Александра Андреевна много лет проработала в сельском совете. С мужем вырастила двое детей. Выйдя на пенсию, входила в состав совета ветеранов, пела в ансамбле «Малые зори». Сейчас живёт одна в своём красивом аккуратном домике. Умудряется по лестнице, которую сама сделала, забираться на крышу сарая и сбрасывает снег. Сама сажает всю «мелочь» в огороде и 18 соток картошки – жалко, что огород зарастает.

 Рассказ А. А.: «Лестница нынче сломалась, её ещё муж делал – сгнила. Пошла в лесок, чтобы жердей – то приготовить, ходила, ходила – не тот теперь лес! Нашла 2 сосенки метров по 7 – 8. Вырубила, сучки обрубила, сложила. Притащила по – очереди во двор, а там уж ошкурила. Недавно дом обшивала, остались красивые досочки – нащелины. Я их ровненько напилила. Разметила рулеткой одинаковые отрезки на жердях и приколотила досочки. Хорошая получилась лестница, хоть на конкурс. Тяжёлая правда была, пока жерди не высохли, еле дотащила её до стены. Теперь смело буду забираться на сарай, чтобы снег сбрасывать. Сарай – то старенький, боюсь крыша от снега провалится, вот и сбрасываю его. Это рассказывает 88 – летняя женщина. Вес держит всё время – 56 кг. При росте, наверное, 1,50. А ещё про вес: «Интересно что вес всегда был 56 кг. Приезжали раньше закупать картошку.
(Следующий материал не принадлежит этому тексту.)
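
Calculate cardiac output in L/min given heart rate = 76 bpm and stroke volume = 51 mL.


CO = HR * SV
CO = 76 * 51 / 1000
CO = 3.876 L/min


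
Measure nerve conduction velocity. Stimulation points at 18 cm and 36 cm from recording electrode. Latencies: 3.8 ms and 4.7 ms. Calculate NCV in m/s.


Distance = (36 - 18) / 100 = 0.18 m
dt = (4.7 - 3.8) / 1000 = 9.0000e-04 s
NCV = dist / dt = 200 m/s


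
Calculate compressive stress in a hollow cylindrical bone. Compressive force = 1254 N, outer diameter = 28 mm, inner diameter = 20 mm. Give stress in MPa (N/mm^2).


A = pi*(r_o^2 - r_i^2)
r_o = 14 mm, r_i = 10 mm
A = 301.593 mm^2
sigma = F/A = 1254 / 301.593
sigma = 4.158 MPa


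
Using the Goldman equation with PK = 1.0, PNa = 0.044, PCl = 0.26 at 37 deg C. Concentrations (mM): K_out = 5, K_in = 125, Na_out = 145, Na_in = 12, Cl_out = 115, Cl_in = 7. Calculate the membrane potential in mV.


Vm = (RT/F)*ln((PK*Ko + PNa*Nao + PCl*Cli)/(PK*Ki + PNa*Nai + PCl*Clo))
Numer = 13.2, Denom = 155.428
Vm = -65.9 mV


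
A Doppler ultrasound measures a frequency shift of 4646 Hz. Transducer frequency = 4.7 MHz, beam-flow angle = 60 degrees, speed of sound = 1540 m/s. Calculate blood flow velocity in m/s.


v = fd * c / (2 * f0 * cos(theta))
v = 4646 * 1540 / (2 * 4.7000e+06 * cos(60))
v = 1.522 m/s


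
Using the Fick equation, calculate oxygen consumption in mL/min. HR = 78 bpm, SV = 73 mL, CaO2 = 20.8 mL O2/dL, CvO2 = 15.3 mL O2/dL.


CO = HR*SV = 78*73/1000 = 5.694 L/min
a-v O2 diff = 20.8 - 15.3 = 5.5 mL/dL
VO2 = CO * (CaO2-CvO2) * 10 dL/L
VO2 = 5.694 * 5.5 * 10
VO2 = 313.2 mL/min


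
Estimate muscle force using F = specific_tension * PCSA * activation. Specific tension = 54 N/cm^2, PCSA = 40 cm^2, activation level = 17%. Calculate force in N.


F = sigma * PCSA * activation
F = 54 * 40 * 0.17
F = 367.2 N


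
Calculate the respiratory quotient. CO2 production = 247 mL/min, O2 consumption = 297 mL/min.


RQ = VCO2 / VO2
RQ = 247 / 297
RQ = 0.8316


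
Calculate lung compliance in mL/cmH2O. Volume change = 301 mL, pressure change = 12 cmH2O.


C = dV / dP
C = 301 / 12
C = 25.08 mL/cmH2O


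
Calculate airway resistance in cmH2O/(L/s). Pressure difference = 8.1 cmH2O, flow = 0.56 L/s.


R = dP / flow
R = 8.1 / 0.56
R = 14.46 cmH2O/(L/s)


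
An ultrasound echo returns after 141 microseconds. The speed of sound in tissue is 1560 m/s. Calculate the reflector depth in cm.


depth = c * t / 2
t = 141 us = 1.4100e-04 s
depth = 1560 * 1.4100e-04 / 2
depth = 0.10998 m = 10.998 cm


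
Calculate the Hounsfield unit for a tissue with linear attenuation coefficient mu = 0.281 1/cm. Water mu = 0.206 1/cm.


HU = ((mu_tissue - mu_water) / mu_water) * 1000
HU = ((0.281 - 0.206) / 0.206) * 1000
HU = 364.1


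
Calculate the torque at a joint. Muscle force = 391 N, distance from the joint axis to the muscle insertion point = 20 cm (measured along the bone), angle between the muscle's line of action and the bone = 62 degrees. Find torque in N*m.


Torque = F * d * sin(theta)   (moment arm = d*sin(theta))
d = 20 cm = 0.2 m
Torque = 391 * 0.2 * sin(62)
Torque = 69.05 N*m


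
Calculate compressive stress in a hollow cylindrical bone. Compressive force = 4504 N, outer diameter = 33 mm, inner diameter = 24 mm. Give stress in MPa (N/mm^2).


A = pi*(r_o^2 - r_i^2)
r_o = 16.5 mm, r_i = 12 mm
A = 402.909 mm^2
sigma = F/A = 4504 / 402.909
sigma = 11.18 MPa


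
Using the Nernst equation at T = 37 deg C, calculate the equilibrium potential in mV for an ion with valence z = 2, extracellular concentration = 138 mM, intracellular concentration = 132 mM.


E = (RT/(zF)) * ln(C_out/C_in)
T = 37 + 273.15 = 310.15 K
E = (8.314 * 310.15 / (2 * 96485)) * ln(138/132)
E = 0.594 mV


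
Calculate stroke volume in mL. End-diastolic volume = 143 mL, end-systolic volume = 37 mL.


SV = EDV - ESV
SV = 143 - 37
SV = 106 mL


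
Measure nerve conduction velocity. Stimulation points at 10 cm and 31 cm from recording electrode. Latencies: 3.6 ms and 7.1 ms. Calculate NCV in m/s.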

Снимут с машины весы, а я им говорю: «Сейчас проверю правильно ли весы показывают. Встану — 56 кг. Ну, можно картошку заваливать». Мужики хохочут.

Вот такая женщина, закалённая с детства физическими трудностями.

Летом спрашиваю Александру Андреевну: «Как здоровье? Чем заняты?» Рассказывает: «Нынче в картошке мокрицы наросло! Чёрт бы её подрал. Выдёргивается плохо, а останется корешок – через 3 дня опять поднимется. Вот и сначала рыхлю землю вилами, потом собираю мокрицу – то. Целые стога уж наметала из неё. Ещё лето такое жаркое! Дак я встану в 3 часа утра и до жары работаю.  Потом иду домой отдыхать. А то голова стала что – то кружиться от солнышка. А огород жалко! Да и какая картошка вырастет — мелочь одна»

Записала Пронтишева Нина Михайловна, председатель Малозоркальцевского совета ветеранов.